After the fire, Scott Street was developed as the new “Main Street” because the high prices being asked for Front Street property led many businesses to rebuild in this location.
In the 100 years since, Scott Street has evolved into a centre for retail and services for the whole community, said Hawley.
Gushulak and Hawley also handed out plaques to local businesses that have been around for at least 25 years to recognize their commitment to Scott Street.
These businesses included B93•FM, Betty’s, Bonnie Blue, Brockie’s Jewellers, Celeste’s, CIBC, Cousineau Brokers, Gagné Pharmacy, Howarth’s Home Centre, Lawrence’s Barber Shop, Lidkea, Elliott and Lidkea, Mario’s Jewellers, McTaggarts, Pharmasave, Prime Cuts, Rainy Lake Hotel, Sight & Sound, and TD Canada Trust.
Gushulak, who also had fond memories of hanging out on Scott Street when he was a teenager, noted the customers who have supported the businesses over the years also should be applauded.

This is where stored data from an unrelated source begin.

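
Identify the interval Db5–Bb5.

Counting letters D–E–F–G–A–B gives a sixth.
Db→Bb = 9 semitones, exactly the major sixth.

major sixth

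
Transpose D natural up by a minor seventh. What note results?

C

D up a major seventh is C#, so the target letter is C.
From D, a minor seventh is 10 semitones up: C.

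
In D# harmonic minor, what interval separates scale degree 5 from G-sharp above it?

minor seventh

Scale degree 5 of D# harmonic minor is A#.
A# up to G#: letters A→G make it a seventh; 10 semitones makes it minor.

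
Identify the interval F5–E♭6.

The letter names run F→E, a span of 6 letter steps, so the interval is some kind of seventh.
F to Eb is 10 semitones. A major seventh is 11, so 10 makes it minor.

minor seventh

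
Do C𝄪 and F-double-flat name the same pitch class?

C## is pitch class 2; Fbb is pitch class 3.
The pitch classes differ (2 vs. 3), so they are not enharmonic equivalents.

No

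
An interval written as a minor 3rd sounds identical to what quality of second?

A minor third spans 3 semitones.
A second spanning 3 semitones is augmented (the major second is 2).

augmented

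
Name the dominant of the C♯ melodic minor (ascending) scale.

G#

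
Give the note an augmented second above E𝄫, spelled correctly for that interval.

F

A second above E lands on the letter F.
An augmented second spans 3 semitones, so Ebb moves to pitch class 5. On the letter F that is F.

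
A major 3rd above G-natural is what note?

B

G up a major third is B, so the target letter is B.
From G, a major third is 4 semitones up: B.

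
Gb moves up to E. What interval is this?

The letter names run G→E, a span of 5 letter steps, so the interval is some kind of sixth.
Gb to E is 10 semitones. A major sixth is 9, so 10 makes it augmented.

augmented sixth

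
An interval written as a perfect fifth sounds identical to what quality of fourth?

doubly augmented

A perfect fifth spans 7 semitones.
A fourth spanning 7 semitones is doubly augmented (the perfect fourth is 5).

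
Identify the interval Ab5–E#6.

doubly augmented fifth

Counting letters A–B–C–D–E gives a fifth.
Ab→E# = 9 semitones, 2 wider than the perfect fifth (7), so doubly augmented.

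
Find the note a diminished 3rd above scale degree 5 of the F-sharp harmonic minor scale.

Scale degree 5 of F# harmonic minor is C#.
A diminished third (2 semitones) above C# lands on the letter E, giving Eb.

Eb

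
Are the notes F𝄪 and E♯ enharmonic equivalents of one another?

No

Two spellings are enharmonically equivalent only if they share a pitch class.
Here F## → 7, E# → 5; 5 ≠ 7, so they are not.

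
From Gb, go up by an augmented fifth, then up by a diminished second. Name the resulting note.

Ebb

An augmented fifth up from Gb is D (letter D, 8 semitones up).
A diminished second up from D is Ebb (letter E, 0 semitones up).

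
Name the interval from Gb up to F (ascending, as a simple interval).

Counting letters G–A–B–C–D–E–F gives a seventh.
Gb→F = 11 semitones, exactly the major seventh.

major seventh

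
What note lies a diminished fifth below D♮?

D down a perfect fifth is G, so the target letter is G.
From D, a diminished fifth is 6 semitones down: G#.

G#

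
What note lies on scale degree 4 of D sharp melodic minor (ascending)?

Degree 4 takes the letter 3 steps above D, which is G.
In melodic minor (ascending), degree 4 sits 5 semitones above the tonic. D# + 5 semitones is pitch class 8, spelled on G as G#.

G#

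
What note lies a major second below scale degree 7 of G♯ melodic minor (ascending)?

E#

Scale degree 7 of G# melodic minor (ascending) is F##.
A major second (2 semitones) below F## lands on the letter E, giving E#.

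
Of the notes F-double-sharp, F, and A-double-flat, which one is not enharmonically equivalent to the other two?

In 12-tone equal temperament, enharmonic equivalents share a pitch class. F## is pitch class 7; F is pitch class 5; Abb is pitch class 7.
F## and Abb share pitch class 7, while F is pitch class 5.

F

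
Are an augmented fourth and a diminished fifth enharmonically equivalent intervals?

An augmented fourth spans 6 semitones; a diminished fifth spans 6.
They are enharmonically equivalent.

Yes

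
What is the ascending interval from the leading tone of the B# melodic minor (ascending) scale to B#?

minor second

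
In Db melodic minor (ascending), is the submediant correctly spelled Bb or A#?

Bb

Each scale degree takes a distinct letter name. Degree 6 of a scale on D must use the letter B.
Bb and A# are enharmonically the same pitch, but only Bb uses the letter B, so it is the correct spelling here.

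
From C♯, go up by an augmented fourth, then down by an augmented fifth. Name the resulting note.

B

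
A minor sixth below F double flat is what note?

F down a major sixth is Ab, so the target letter is A.
From Fbb, a minor sixth is 8 semitones down: Abb.

Abb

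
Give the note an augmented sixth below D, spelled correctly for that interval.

D down a major sixth is F, so the target letter is F.
From D, an augmented sixth is 10 semitones down: Fb.

Fb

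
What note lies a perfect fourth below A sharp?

A fourth below A lands on the letter E.
A perfect fourth spans 5 semitones, so A# moves to pitch class 5. On the letter E that is E#.

E#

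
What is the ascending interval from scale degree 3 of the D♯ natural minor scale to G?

minor second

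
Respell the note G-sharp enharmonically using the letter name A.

Ab

Plain A sits 1 semitone above G#, so on the letter A the same pitch needs a flat: Ab.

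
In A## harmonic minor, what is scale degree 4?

D##

Degree 4 takes the letter 3 steps above A, which is D.
In harmonic minor, degree 4 sits 5 semitones above the tonic. A## + 5 semitones is pitch class 4, spelled on D as D##.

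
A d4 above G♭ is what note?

Cbb

A fourth above G lands on the letter C.
A diminished fourth spans 4 semitones, so Gb moves to pitch class 10. On the letter C that is Cbb.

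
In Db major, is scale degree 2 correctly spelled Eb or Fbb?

Eb

Each scale degree takes a distinct letter name. Degree 2 of a scale on D must use the letter E.
Eb and Fbb are enharmonically the same pitch, but only Eb uses the letter E, so it is the correct spelling here.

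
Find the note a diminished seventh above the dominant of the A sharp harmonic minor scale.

D

The dominant of A# harmonic minor is E#.
A diminished seventh (9 semitones) above E# lands on the letter D, giving D.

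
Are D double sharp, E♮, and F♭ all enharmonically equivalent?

D## = pitch class 4 and E = pitch class 4 and Fb = pitch class 4 — the same pitch class, so they are enharmonic equivalents.

Yes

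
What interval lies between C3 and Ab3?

The letter names run C→A, a span of 5 letter steps, so the interval is some kind of sixth.
C to Ab is 8 semitones. A major sixth is 9, so 8 makes it minor.

minor sixth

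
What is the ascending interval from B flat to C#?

augmented second

The letter names run B→C, a span of 1 letter step, so the interval is some kind of second.
Bb to C# is 3 semitones. A major second is 2, so 3 makes it augmented.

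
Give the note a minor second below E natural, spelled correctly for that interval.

D#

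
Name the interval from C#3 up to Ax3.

Counting letters C–D–E–F–G–A gives a sixth.
C#→A## = 10 semitones, 1 wider than the major sixth (9), so augmented.

augmented sixth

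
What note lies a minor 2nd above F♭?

A second above F lands on the letter G.
A minor second spans 1 semitone, so Fb moves to pitch class 5. On the letter G that is Gbb.

Gbb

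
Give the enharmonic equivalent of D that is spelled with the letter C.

C##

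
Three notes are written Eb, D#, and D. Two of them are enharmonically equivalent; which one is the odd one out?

In 12-tone equal temperament, enharmonic equivalents share a pitch class. Eb is pitch class 3; D# is pitch class 3; D is pitch class 2.
Eb and D# share pitch class 3, while D is pitch class 2.

D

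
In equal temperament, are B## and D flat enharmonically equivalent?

B## is pitch class 1; Db is pitch class 1.
All spellings map to pitch class 1, so they are enharmonically equivalent.

Yes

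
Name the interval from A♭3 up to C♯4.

The letter names run A→C, a span of 2 letter steps, so the interval is some kind of third.
Ab to C# is 5 semitones. A major third is 4, so 5 makes it augmented.

augmented third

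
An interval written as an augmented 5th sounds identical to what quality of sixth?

An augmented fifth spans 8 semitones.
A sixth spanning 8 semitones is minor (the major sixth is 9).

minor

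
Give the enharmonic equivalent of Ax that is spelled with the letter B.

Plain B sits at the same pitch as A##, so on the letter B the same pitch needs a natural: B.

B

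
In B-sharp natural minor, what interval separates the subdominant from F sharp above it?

The subdominant of B# natural minor is E#.
E# up to F#: letters E→F make it a second; 1 semitone makes it minor.

minor second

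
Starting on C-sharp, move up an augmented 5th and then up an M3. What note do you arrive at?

B##

An augmented fifth up from C# is G## (letter G, 8 semitones up).
A major third up from G## is B## (letter B, 4 semitones up).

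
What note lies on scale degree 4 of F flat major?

Bbb

Degree 4 takes the letter 3 steps above F, which is B.
In major, degree 4 sits 5 semitones above the tonic. Fb + 5 semitones is pitch class 9, spelled on B as Bbb.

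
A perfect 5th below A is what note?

A fifth below A lands on the letter D.
A perfect fifth spans 7 semitones, so A moves to pitch class 2. On the letter D that is D.

D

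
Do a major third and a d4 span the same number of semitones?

A major third spans 4 semitones; a diminished fourth spans 4.
They are enharmonically equivalent.

Yes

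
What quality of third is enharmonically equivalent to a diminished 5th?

A diminished fifth spans 6 semitones.
A third spanning 6 semitones is doubly augmented (the major third is 4).

doubly augmented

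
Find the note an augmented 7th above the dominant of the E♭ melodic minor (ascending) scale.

A#

The dominant of Eb melodic minor (ascending) is Bb.
An augmented seventh (12 semitones) above Bb lands on the letter A, giving A#.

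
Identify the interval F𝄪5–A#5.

minor third

The letter names run F→A, a span of 2 letter steps, so the interval is some kind of third.
F## to A# is 3 semitones. A major third is 4, so 3 makes it minor.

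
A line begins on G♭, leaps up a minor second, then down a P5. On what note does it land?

Dbb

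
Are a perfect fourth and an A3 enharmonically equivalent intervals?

A perfect fourth spans 5 semitones; an augmented third spans 5.
They are enharmonically equivalent.

Yes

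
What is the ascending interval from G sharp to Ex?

augmented sixth

The letter names run G→E, a span of 5 letter steps, so the interval is some kind of sixth.
G# to E## is 10 semitones. A major sixth is 9, so 10 makes it augmented.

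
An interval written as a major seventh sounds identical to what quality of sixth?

A major seventh spans 11 semitones.
A sixth spanning 11 semitones is doubly augmented (the major sixth is 9).

doubly augmented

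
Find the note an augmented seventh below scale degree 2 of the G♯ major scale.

Bb

Scale degree 2 of G# major is A#.
An augmented seventh (12 semitones) below A# lands on the letter B, giving Bb.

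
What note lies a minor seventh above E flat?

A seventh above E lands on the letter D.
A minor seventh spans 10 semitones, so Eb moves to pitch class 1. On the letter D that is Db.

Db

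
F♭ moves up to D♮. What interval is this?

augmented sixth

The letter names run F→D, a span of 5 letter steps, so the interval is some kind of sixth.
Fb to D is 10 semitones. A major sixth is 9, so 10 makes it augmented.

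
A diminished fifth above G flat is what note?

Dbb

G up a perfect fifth is D, so the target letter is D.
From Gb, a diminished fifth is 6 semitones up: Dbb.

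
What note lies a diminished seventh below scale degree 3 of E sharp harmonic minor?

Scale degree 3 of E# harmonic minor is G#.
A diminished seventh (9 semitones) below G# lands on the letter A, giving A##.

A##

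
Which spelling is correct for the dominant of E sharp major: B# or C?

Each scale degree takes a distinct letter name. Degree 5 of a scale on E must use the letter B.
B# and C are enharmonically the same pitch, but only B# uses the letter B, so it is the correct spelling here.

B#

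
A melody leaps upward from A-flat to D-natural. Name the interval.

The letter names run A→D, a span of 3 letter steps, so the interval is some kind of fourth.
Ab to D is 6 semitones. A perfect fourth is 5, so 6 makes it augmented.

augmented fourth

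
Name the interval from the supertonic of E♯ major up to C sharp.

diminished fifth

The supertonic of E# major is F##.
F## up to C#: letters F→C make it a fifth; 6 semitones makes it diminished.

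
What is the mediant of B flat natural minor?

Db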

Lauzon then sang “Happy Birthday” to wrap up the ceremony, after which cupcakes and ice cream were served.
The celebration was rounded out with a myriad of activities, including the annual mini-queen pageant, a rummage sale, drummers and dancers from the United Native Friendship Centre, a mini-putt contest, live music by local bands, guided tours of Scott Street, dance demonstrations, sidewalk sales, and children’s activities at the museum.
There also were antique cars on display, food booths, inflatables for kids to enjoy, horse and carriage rides, a fish fry put on by Sunset Country Métis, a Fun in the Sun Bingo, and activities featuring the six FITS queen contestants.
As well, Crime Stoppers volunteers were out selling tickets for the “Great Rubber Duckie River Race” while Kiwanis skate park volunteers sold tickets for their fundraiser raffle.
That draw was made later Saturday, with Rose Bird winning $2,840.